America’s “Black Attorney General,” Civil rights attorney Ben Crump on Wednesday, October 12, announced a class action suit against the United States government on behalf of the National Black Farmers Association.
The lawsuit comes amid findings that Black farmers lost about $326 billion of land in America because of discrimination during the 20th century.
During the announcement of the suit on the National Mall in Washington, Crump and the farmers claimed the federal government breached its contract with socially disadvantaged farmers under the American Rescue Plan Act.
Farmers contend that the law included provisions to pay off USDA loans held by 15,000 African Americans, Native Americans, Alaskan Natives, Asian Americans, Pacific Islanders, and Hispanics and Latinos in the farming industry.
In August, Congress repealed section 1005 of the American Rescue Plan Act of 2021, which provided funding and authorization for the federal government to pay up to 120 percent of direct and guaranteed loan outstanding balances as of January 1, 2021, for socially disadvantaged farmers and ranchers, breaking the government’s promise and leaving farmers in foreclosure.
Black farmers said they relied on the federal government to keep its promise to fund $5 billion to the farmers when it passed the American Rescue Plan Act.
“Black and other farmers of color did exactly what the government asked them to do.

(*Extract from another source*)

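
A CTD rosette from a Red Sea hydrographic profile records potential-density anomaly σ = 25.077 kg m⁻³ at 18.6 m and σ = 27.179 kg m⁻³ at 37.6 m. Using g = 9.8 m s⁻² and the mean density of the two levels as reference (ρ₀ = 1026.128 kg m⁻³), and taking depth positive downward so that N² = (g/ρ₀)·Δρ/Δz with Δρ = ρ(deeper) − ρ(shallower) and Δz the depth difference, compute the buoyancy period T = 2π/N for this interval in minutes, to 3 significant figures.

Δρ = 1027.179 − 1025.077 = 2.102 kg m⁻³ over Δz = 37.6 − 18.6 = 19 m.
N² = (9.8/1026.128) × (2.102/19) = 1.0566 × 10⁻³ s⁻².
N = √(1.0566 × 10⁻³) = 0.032505 rad s⁻¹, so T = 2π/N = 193.30 s = 3.2217 min ≈ 3.22 min.

3.22 min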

They maintained or expanded their operations to strengthen America’s food supply during the COVID-19 crisis,” Crump asserted.
“They believed the U.S. government’s promises. They took Congress and the Administration at their word, expecting that the government would pay off their debt, as the USDA promised in writing.

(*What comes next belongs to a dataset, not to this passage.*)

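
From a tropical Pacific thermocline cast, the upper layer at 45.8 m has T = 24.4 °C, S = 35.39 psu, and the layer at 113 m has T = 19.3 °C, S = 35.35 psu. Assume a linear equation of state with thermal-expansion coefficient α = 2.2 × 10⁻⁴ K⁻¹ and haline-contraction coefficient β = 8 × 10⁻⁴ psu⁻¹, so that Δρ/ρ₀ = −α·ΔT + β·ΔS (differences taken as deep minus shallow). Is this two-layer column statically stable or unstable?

ΔT = 19.3 − 24.4 = -5.1 K and ΔS = 35.35 − 35.39 = -0.04 psu (deep − shallow).
−αΔT = 1.122 × 10⁻³; βΔS = -3.20 × 10⁻⁵; sum Δρ/ρ₀ = 1.09 × 10⁻³.
Δρ/ρ₀ > 0, so Δρ > 0: deeper water is denser → statically stable.

stable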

“Instead, it was 40 acres and a mule all over again, 150 years later – broken promises that doomed generations of Black farmers to become sharecroppers and robbed Black families of billions in intergenerational wealth.”

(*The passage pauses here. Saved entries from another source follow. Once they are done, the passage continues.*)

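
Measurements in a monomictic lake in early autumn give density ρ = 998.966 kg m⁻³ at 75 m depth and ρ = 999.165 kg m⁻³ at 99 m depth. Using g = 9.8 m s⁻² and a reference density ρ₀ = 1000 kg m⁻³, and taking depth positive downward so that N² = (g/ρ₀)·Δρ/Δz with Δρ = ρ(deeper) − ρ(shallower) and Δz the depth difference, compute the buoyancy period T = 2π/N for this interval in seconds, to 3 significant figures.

697 s

Δρ = 999.165 − 998.966 = 0.199 kg m⁻³ over Δz = 99 − 75 = 24 m.
N² = (9.8/1000) × (0.199/24) = 8.1258 × 10⁻⁵ s⁻².
N = √(8.1258 × 10⁻⁵) = 9.0143 × 10⁻³ rad s⁻¹, so T = 2π/N = 697.02 s ≈ 697 s.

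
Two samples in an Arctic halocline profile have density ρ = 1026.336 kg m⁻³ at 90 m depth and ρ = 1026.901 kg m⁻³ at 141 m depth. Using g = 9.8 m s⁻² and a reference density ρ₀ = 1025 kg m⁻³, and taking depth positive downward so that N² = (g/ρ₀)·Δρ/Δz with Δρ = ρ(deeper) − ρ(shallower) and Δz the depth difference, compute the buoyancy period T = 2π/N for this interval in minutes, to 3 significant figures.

Δρ = 1026.901 − 1026.336 = 0.565 kg m⁻³ over Δz = 141 − 90 = 51 m.
N² = (9.8/1025) × (0.565/51) = 1.0592 × 10⁻⁴ s⁻².
N = √(1.0592 × 10⁻⁴) = 0.010292 rad s⁻¹, so T = 2π/N = 610.49 s = 10.175 min ≈ 10.2 min.

10.2 min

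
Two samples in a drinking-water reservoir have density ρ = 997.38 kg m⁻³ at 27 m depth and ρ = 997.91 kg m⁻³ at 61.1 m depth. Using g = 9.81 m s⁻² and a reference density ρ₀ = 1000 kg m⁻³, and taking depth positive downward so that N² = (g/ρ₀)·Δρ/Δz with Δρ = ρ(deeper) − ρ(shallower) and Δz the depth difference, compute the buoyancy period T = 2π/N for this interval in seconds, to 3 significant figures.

Δρ = 997.91 − 997.38 = 0.53 kg m⁻³ over Δz = 61.1 − 27 = 34.1 m.
N² = (9.81/1000) × (0.53/34.1) = 1.5247 × 10⁻⁴ s⁻².
N = √(1.5247 × 10⁻⁴) = 0.012348 rad s⁻¹, so T = 2π/N = 508.84 s ≈ 509 s.

509 s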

With Crump at the helm, Black farmers across the country said they’re prepared to fight for the money promised.
“I’m very disappointed in this legislative action,” said John Wesley Boyd, Jr., founder and president of the National Black Farmer’s Association, a nonprofit representing African American farmers and their families.
“I’m prepared to fight for debt relief for Black, Native American, and other farmers of color all the way to the Supreme Court. I’m not going to stop fighting this.”